Seulement 48 % des citoyens font encore confiance à la Justice française
Que révélait, selon les médias, le sondage disparu ? Que seulement 48 % des citoyens font encore confiance à la Justice française. Or, ce sondage n’est pas le premier mauvais sondage sur la Justice. Déjà en juillet 2022, 73 % des personnes interrogées par l’IFOP estimaient que « la Justice fonctionne mal », rejoignant les constatations du rapport de Jean-Marc Sauvé, en conclusion des États généraux de la Justice lancés en novembre 2021 par Emmanuel Macron. Ils n’étaient que 37 %, avant l’arrivée au pouvoir d’Emmanuel Macron, mais en novembre 2024, selon un sondage CSA pour Europe 1, CNews et le JDD, 65 % des Français pensaient que la Justice est partiale. Après le sondage d’avril 2025, la présidente du CNB, Me Julie Couturier, a déclaré que la confiance des Français en leur Justice est historiquement basse et « s’est totalement effondrée depuis 2008, quand 63 % des citoyens déclaraient lui faire confiance, pour atteindre aujourd’hui péniblement 48 % ». Soit une chute de 15 points en 17 ans.
Les réactions des tenants du système
Alors que le sondage n’a toujours pas été rendu public (le sera-t-il un jour ?), les prises de position officielles se succèdent. Les Dernières Nouvelles d’Alsace rapportent les propos de Christophe Soulard, Premier président de la Cour de cassation, pour qui tout ne serait qu’une question de « pédagogie » (sic) pour faire évoluer les mentalités sur le fonctionnement de l’institution : « De plus en plus d’efforts sont réalisés pour expliquer les décisions de justice », sans pour autant « se faire trop d’illusion sur la pédagogie » (sic). Dans Le Dauphiné libéré, c’est Mme Guigou, ancien garde des Sceaux, qui monte en ligne.

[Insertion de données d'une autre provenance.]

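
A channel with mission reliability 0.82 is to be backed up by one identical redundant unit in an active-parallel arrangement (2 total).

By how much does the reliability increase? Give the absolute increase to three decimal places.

0.148

R_before = 0.82
R_after = 1 − (1 − 0.82)^2 = 0.968
ΔR = 0.968 − 0.82 = 0.148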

On nous fait savoir que la « montée du populisme en France annihilerait toute réflexion en profondeur et volonté de comprendre la complexité du système judiciaire (sic), car contrairement au peuple souverain, les magistrats n’auraient aucune légitimité ». Membre du Conseil supérieur de la magistrature (CSM), l’ex-ministre socialiste ajoute : « Cette idée de "gouvernement des juges" est une fable, sauf qu’elle prend aujourd’hui dans des milieux qui devraient résister. » Mme Guigou n’est pas juriste mais elle contredit ce que publient, depuis des années, plusieurs renommés professeurs de droit à l’université. Pour elle, « la démocratie, ce n’est pas seulement le vote. Tous les dictateurs et autocrates sont élus. La démocratie, c’est l’État de droit. Il nous protège contre l’arbitraire. » L’État de droit certes, mais le sujet du sondage était : est-ce que la Justice en est encore garante ?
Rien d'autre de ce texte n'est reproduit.